It didn’t take long for old rumors to resurface about President Obama’s Affordable Care Act.
When “Obamacare” was first passed the blogosphere was up-in-arms that the AHA included an additional 3.8% tax on any real estate sale, and claimed, “that’s $3,800 on a $100,000 home.”
There were email chains passed along that said that anyone who sold a home would be subject to this tax.
Which is absolutely true, except for the fact that it is complete fiction.
The rumors have long since been debunked, yet after the Supreme Court upheld the Affordable Health Care Act earlier this week, I’ve heard some conservatives once again pushing this narrative.
So kids once more with feeling, “There is no real estate sales tax in Obamacare.”
Now there is an additional capital gains tax included in the Affordable Care Act, and yes it will affect a narrow field of real estate transactions.
But here is what you need to know; the majority of taxpayers will not have to pay it.
There is a new tax on investment income which will cover the income from interest, dividends, rents, as well as capital gains.
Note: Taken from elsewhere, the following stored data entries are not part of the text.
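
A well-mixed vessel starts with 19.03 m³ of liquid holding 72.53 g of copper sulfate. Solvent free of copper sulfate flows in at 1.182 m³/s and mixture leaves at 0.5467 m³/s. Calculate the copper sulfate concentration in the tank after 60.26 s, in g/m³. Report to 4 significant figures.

0.4900 g/m³

Total volume: dV/dt = Q_in − Q_out = 0.635300 m³/s, so V(t) = 19.03 + 0.635300 t and V(60.26) = 57.3132 m³.
Species balance (pure solvent in): dm/dt = −Q_out · m/V(t).
dm/m = −Q_out dt/(V₀ + 0.635300 t); integrating gives ln(m/m₀) = −(Q_out/(Q_in−Q_out)) ln(V/V₀).
m = m₀ (V₀/V)^(Q_out/(Q_in−Q_out)) = 72.53 × (19.03/57.3132)^(0.860538) = 28.0853 g.
C = m/V = 28.0853/57.3132 = 0.490031 g/m³.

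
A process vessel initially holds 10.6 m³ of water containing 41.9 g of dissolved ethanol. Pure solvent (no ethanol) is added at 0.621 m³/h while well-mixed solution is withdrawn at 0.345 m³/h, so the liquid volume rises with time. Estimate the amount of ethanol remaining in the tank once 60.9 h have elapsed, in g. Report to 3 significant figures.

Let m(t) be the amount of ethanol. Volume: V(t) = V₀ + (Q_in − Q_out) t = 10.6 + 0.27600 t; V(60.9) = 27.408 m³.
No ethanol enters, so dm/dt = −Q_out · (m/V).
dm/m = −Q_out dt/(V₀ + 0.27600 t); integrating gives ln(m/m₀) = −(Q_out/(Q_in−Q_out)) ln(V/V₀).
m = m₀ (V₀/V)^(Q_out/(Q_in−Q_out)) = 41.9 × (10.6/27.408)^(1.2500) = 12.779 g.

12.8 g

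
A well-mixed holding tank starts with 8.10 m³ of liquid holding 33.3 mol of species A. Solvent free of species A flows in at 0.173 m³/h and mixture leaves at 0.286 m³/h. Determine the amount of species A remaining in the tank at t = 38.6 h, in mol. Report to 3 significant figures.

Let m(t) be the amount of species A. Volume: V(t) = V₀ + (Q_in − Q_out) t = 8.10 − 0.11300 t; V(38.6) = 3.7382 m³.
Species balance (pure solvent in): dm/dt = −Q_out · m/V(t).
Separate: dm/m = −Q_out dt/V(t) ⇒ ln(m/m₀) = −(Q_out/(Q_in−Q_out)) ln(V/V₀).
m = m₀ (V₀/V)^(Q_out/(Q_in−Q_out)) = 33.3 × (8.10/3.7382)^(-2.5310) = 4.7042 mol.

4.70 mol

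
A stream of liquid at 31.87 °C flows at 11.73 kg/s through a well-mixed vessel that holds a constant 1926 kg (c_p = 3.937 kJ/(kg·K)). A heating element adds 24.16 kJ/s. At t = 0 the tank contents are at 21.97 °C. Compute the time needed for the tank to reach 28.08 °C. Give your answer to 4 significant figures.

M c_p dT/dt = ṁ c_p (T_in − T) + Q̇.
τ = M/ṁ = 164.194 s; T_ss = T_in + Q̇/(ṁ c_p) = 32.3932 °C.
T(t) = T_ss + (T₀ − T_ss) e^(−t/τ). Set T = 28.08:
e^(−t/τ) = (28.08 − 32.3932)/(21.97 − 32.3932) = 0.413805
t = −164.194 · ln(0.413805) = 144.878 s.

144.9 s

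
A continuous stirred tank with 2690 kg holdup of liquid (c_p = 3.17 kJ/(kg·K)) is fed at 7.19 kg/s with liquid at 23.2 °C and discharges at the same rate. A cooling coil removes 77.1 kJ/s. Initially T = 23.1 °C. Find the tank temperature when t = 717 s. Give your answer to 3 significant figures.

M c_p dT/dt = ṁ c_p (T_in − T) − Q̇.
τ = M/ṁ = 374.13 s; T_ss = T_in − Q̇/(ṁ c_p) = 23.2 − 77.1/(7.19·3.17) = 19.817 °C.
Solution: T(t) = T_ss + (T₀ − T_ss) e^(−t/τ).
T(717) = 19.817 + (3.2827)·e^(−717/374.13) = 19.817 + (3.2827)·0.14713 = 20.300 °C.

20.3 °C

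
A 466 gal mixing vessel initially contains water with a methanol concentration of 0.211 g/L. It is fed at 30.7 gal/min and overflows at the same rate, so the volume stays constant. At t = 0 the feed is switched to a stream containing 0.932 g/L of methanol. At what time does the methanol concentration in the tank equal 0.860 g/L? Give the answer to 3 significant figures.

35.0 min

Mass balance on the solute (V constant): V dC/dt = Q(C_in − C), so τ = V/Q = 15.179 min.
C(t) = C_in + (C₀ − C_in) e^(−t/τ). Set C = 0.860 and solve for t:
e^(−t/τ) = (C − C_in)/(C₀ − C_in) = (0.860 − 0.932)/(0.211 − 0.932) = 0.099861
t = −τ ln(…) = 15.179 × 2.3040 = 34.972 min.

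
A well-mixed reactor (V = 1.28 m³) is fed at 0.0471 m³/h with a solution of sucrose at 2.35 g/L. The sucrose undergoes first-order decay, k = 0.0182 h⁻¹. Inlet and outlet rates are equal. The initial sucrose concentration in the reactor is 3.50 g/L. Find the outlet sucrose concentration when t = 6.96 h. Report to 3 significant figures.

2.89 g/L

Accumulation = in − out − consumed: V dC/dt = Q C_in − Q C − k V C.
dC/dt = (Q/V) C_in − (Q/V + k) C; effective rate a = Q/V + k = 0.036797 + 0.0182 = 0.054997 h⁻¹.
C_ss = Q C_in/(Q + kV) = 1.5723 g/L; C(t) = C_ss + (C₀ − C_ss) e^(−a t).
C(6.96) = 1.5723 + (1.9277)·e^(−0.054997·6.96) = 1.5723 + (1.9277)·0.68196 = 2.8869 g/L.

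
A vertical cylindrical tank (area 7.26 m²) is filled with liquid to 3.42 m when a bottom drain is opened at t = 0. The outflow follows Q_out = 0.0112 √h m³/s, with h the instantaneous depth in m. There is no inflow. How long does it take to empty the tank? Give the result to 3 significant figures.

2400 s

A dh/dt = −Q_out = −0.0112 √h.
This is separable: 2 d(√h)/dt = −0.0112/A, so √h = √h₀ − (0.0112/(2A)) t.
Tank is empty when √h = 0: t_empty = 2A√h₀/0.0112.
t_empty = 2·7.26·√3.42/0.0112 = 14.520·1.8493/0.0112 = 2397.5 s.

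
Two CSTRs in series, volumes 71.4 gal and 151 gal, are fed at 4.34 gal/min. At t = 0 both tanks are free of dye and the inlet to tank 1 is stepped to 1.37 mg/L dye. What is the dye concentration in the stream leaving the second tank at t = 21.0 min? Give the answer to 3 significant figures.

0.292 mg/L

Time constants: τᵢ = Vᵢ/Q for each well-mixed tank.
τ₁ = 71.4/4.34 = 16.452 min; τ₂ = 151/4.34 = 34.793 min.
Solving the cascade with C₁(0)=C₂(0)=0 gives C₂(t) = C_in[1 − (τ₁ e^(−t/τ₁) − τ₂ e^(−t/τ₂))/(τ₁ − τ₂)].
At t = 21.0: e^(−t/τ₁) = 0.27902, e^(−t/τ₂) = 0.54685.
C₂ = 1.37·[1 − (16.452·0.27902 − 34.793·0.54685)/(-18.341)] = 1.37·0.21291 = 0.29168 mg/L.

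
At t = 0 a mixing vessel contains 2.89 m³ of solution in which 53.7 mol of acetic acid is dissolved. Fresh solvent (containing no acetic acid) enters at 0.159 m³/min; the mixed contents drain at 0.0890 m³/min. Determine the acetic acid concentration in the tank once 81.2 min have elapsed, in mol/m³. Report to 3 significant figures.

1.57 mol/m³

Let m(t) be the amount of acetic acid. Volume: V(t) = V₀ + (Q_in − Q_out) t = 2.89 + 0.070000 t; V(81.2) = 8.5740 m³.
No acetic acid enters, so dm/dt = −Q_out · (m/V).
Separate: dm/m = −Q_out dt/V(t) ⇒ ln(m/m₀) = −(Q_out/(Q_in−Q_out)) ln(V/V₀).
m = m₀ (V₀/V)^(Q_out/(Q_in−Q_out)) = 53.7 × (2.89/8.5740)^(1.2714) = 13.474 mol.
C = m/V = 13.474/8.5740 = 1.5715 mol/m³.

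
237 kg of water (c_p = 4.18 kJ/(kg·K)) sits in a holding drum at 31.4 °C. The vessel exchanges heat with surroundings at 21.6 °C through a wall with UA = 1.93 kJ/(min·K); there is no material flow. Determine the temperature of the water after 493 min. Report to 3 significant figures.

First-law balance (no shaft work): M c_p dT/dt = −UA(T − T_amb).
dT/dt = (T_ss − T)/τ with T_ss = T_amb = 21.600 °C, τ = M c_p/UA = 237·4.18/1.93 = 513.30 min.
T approaches T_ss exponentially: T(t) = T_ss + (T₀ − T_ss) e^(−t/τ).
T(493) = 21.600 + (9.8000)·0.38272 = 25.351 °C.

25.4 °C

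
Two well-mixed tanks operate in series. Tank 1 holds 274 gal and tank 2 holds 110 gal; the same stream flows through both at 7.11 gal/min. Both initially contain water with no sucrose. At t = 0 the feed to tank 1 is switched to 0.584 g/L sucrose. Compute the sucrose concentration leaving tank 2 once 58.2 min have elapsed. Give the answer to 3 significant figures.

0.378 g/L

Species balance on tank i: dCᵢ/dt = (Cᵢ₋₁ − Cᵢ)/τᵢ with τᵢ = Vᵢ/Q.
τ₁ = 274/7.11 = 38.537 min; τ₂ = 110/7.11 = 15.471 min.
Tank 1: C₁ = C_in(1 − e^(−t/τ₁)). Tank 2 (τ₁ ≠ τ₂): C₂ = C_in[1 − (τ₁ e^(−t/τ₁) − τ₂ e^(−t/τ₂))/(τ₁ − τ₂)].
At t = 58.2: e^(−t/τ₁) = 0.22086, e^(−t/τ₂) = 0.023241.
C₂ = 0.584·[1 − (38.537·0.22086 − 15.471·0.023241)/(23.066)] = 0.584·0.64659 = 0.37761 g/L.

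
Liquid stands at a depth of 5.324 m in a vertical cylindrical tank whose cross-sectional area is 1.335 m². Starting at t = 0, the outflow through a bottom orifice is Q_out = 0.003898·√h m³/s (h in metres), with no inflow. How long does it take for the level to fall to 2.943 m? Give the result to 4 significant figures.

405.4 s

A dh/dt = −Q_out = −0.003898 √h.
Separate and integrate: 2(√h − √h₀) = −(0.003898/A) t.
t = 2A(√h₀ − √h)/0.003898 = 2·1.335·(√5.324 − √2.943)/0.003898
  = 2.67000 × (2.30738 − 1.71552) / 0.003898 = 405.406 s.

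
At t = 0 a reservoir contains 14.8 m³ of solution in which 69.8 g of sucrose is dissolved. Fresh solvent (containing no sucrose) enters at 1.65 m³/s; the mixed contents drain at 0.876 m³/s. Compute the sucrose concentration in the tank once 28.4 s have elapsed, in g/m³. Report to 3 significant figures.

0.677 g/m³

Total volume: dV/dt = Q_in − Q_out = 0.77400 m³/s, so V(t) = 14.8 + 0.77400 t and V(28.4) = 36.782 m³.
No sucrose enters, so dm/dt = −Q_out · (m/V).
Separate: dm/m = −Q_out dt/V(t) ⇒ ln(m/m₀) = −(Q_out/(Q_in−Q_out)) ln(V/V₀).
m = m₀ (V₀/V)^(Q_out/(Q_in−Q_out)) = 69.8 × (14.8/36.782)^(1.1318) = 24.911 g.
C = m/V = 24.911/36.782 = 0.67726 g/m³.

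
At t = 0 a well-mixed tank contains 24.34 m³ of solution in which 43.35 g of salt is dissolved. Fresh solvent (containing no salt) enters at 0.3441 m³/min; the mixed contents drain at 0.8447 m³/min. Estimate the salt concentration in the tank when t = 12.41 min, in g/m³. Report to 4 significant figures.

1.454 g/m³

Let m(t) be the amount of salt. Volume: V(t) = V₀ + (Q_in − Q_out) t = 24.34 − 0.500600 t; V(12.41) = 18.1276 m³.
Solute balance: dm/dt = 0 − Q_out C = −Q_out m/V(t).
dm/m = −Q_out dt/(V₀ − 0.500600 t); integrating gives ln(m/m₀) = −(Q_out/(Q_in−Q_out)) ln(V/V₀).
m = m₀ (V₀/V)^(Q_out/(Q_in−Q_out)) = 43.35 × (24.34/18.1276)^(-1.68738) = 26.3655 g.
C = m/V = 26.3655/18.1276 = 1.45445 g/m³.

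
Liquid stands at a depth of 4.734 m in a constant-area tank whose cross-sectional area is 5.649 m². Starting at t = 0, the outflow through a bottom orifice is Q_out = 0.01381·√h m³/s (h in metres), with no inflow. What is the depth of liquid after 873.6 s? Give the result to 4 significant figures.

Accumulation of liquid (constant cross-section A): A dh/dt = −0.01381 √h.
This is separable: 2 d(√h)/dt = −0.01381/A, so √h = √h₀ − (0.01381/(2A)) t.
√h = √4.734 − 0.01381·873.6/(2·5.649) = 2.17578 − 1.06784 = 1.10794.
h = 1.10794² = 1.22753 m.

1.228 m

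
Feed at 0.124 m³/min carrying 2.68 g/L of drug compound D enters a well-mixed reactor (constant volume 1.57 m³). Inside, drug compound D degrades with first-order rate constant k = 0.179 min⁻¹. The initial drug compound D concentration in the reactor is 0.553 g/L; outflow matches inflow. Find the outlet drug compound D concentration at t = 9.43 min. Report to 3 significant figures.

0.797 g/L

Accumulation = in − out − consumed: V dC/dt = Q C_in − Q C − k V C.
dC/dt = (Q/V) C_in − (Q/V + k) C; effective rate a = Q/V + k = 0.078981 + 0.179 = 0.25798 min⁻¹.
C_ss = Q C_in/(Q + kV) = 0.82048 g/L; C(t) = C_ss + (C₀ − C_ss) e^(−a t).
C(9.43) = 0.82048 + (-0.26748)·e^(−0.25798·9.43) = 0.82048 + (-0.26748)·0.087794 = 0.79700 g/L.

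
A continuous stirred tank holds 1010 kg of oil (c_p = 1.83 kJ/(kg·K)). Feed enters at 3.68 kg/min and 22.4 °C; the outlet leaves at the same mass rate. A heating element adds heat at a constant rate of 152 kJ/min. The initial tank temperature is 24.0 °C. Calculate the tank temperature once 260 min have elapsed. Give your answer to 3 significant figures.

Heat balance on the well-mixed liquid: M c_p dT/dt = ṁ c_p (T_in − T) + 152.
τ = M/ṁ = 274.46 min; T_ss = T_in + Q̇/(ṁ c_p) = 22.4 + 152/(3.68·1.83) = 44.971 °C.
T approaches T_ss exponentially: T(t) = T_ss + (T₀ − T_ss) e^(−t/τ).
T(260) = 44.971 + (-20.971)·e^(−260/274.46) = 44.971 + (-20.971)·0.38778 = 36.839 °C.

36.8 °C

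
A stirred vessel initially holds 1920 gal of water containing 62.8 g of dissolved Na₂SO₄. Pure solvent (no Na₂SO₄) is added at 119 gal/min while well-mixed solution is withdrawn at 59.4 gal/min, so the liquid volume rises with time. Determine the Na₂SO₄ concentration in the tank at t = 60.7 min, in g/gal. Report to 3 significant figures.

0.00395 g/gal

Total volume: dV/dt = Q_in − Q_out = 59.600 gal/min, so V(t) = 1920 + 59.600 t and V(60.7) = 5537.7 gal.
Solute balance: dm/dt = 0 − Q_out C = −Q_out m/V(t).
Separate: dm/m = −Q_out dt/V(t) ⇒ ln(m/m₀) = −(Q_out/(Q_in−Q_out)) ln(V/V₀).
m = m₀ (V₀/V)^(Q_out/(Q_in−Q_out)) = 62.8 × (1920/5537.7)^(0.99664) = 21.851 g.
C = m/V = 21.851/5537.7 = 0.0039459 g/gal.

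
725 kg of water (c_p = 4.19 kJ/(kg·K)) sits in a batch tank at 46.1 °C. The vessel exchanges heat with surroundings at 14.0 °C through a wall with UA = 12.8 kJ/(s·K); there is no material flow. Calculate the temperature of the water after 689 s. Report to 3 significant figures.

M c_p dT/dt = −UA(T − T_amb).
dT/dt = (T_ss − T)/τ with T_ss = T_amb = 14.000 °C, τ = M c_p/UA = 725·4.19/12.8 = 237.32 s.
This is linear first-order; T(t) = T_ss + (T₀ − T_ss) e^(−t/τ).
T(689) = 14.000 + (32.100)·0.054847 = 15.761 °C.

15.8 °C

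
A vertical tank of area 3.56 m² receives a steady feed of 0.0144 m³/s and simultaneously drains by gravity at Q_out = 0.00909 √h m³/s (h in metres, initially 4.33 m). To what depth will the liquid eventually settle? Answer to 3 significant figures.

Volume balance on the tank: A dh/dt = Q_in − 0.00909 √h. At steady state dh/dt = 0:
Q_in = 0.00909 √h_ss ⇒ √h_ss = 0.0144/0.00909 = 1.5842.
h_ss = 1.5842² = 2.5096 m. (Since h₀ = 4.33 m > h_ss, the level will fall toward this value.)

2.51 m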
It’s not a transfer tax on real estate sales.
While the sale of a home can be subject to this tax, it is only if a number of criteria are met.
If you are a married couple making less than $250,000 or an individual making less than $200,000, then you cannot be taxed.
If you are fortunate enough to be in that high income bracket, it does not automatically mean you will be paying this tax.
While all real estate transactions were once subject to a capital gains tax, President Clinton introduced an exemption to the tax for primary residences with a profit of $500,000.
Which means that profits under $500,000 for married couples and $250,000 for individuals are exempt from the tax, which is currently at 15%.
The new tax adds an additional 3.8% surtax to those transactions only if you exceed that exemption, and only for the amount that exceeds $250,000/$500,000.
The National Association of Realtors lays out several examples here, including a fictional couple who have a gross income of $325,000 and make a profit of $525,000 off the sale of their primary home.
Again we are talking about the profit you make off selling your home, not the price you sell it for.
Here is the NAR’s chart on “John and Mary”:
So there you have it. An additional $950 for a couple who made over a million dollars in income
The fact is even if you are in “John and Mary’s income bracket.” with the amount of homes that are currently underwater there is little chance of making that kind of profit, which means you likely won’t be paying this tax.
And did I mention this tax doesn’t kick in until January 1st, 2013?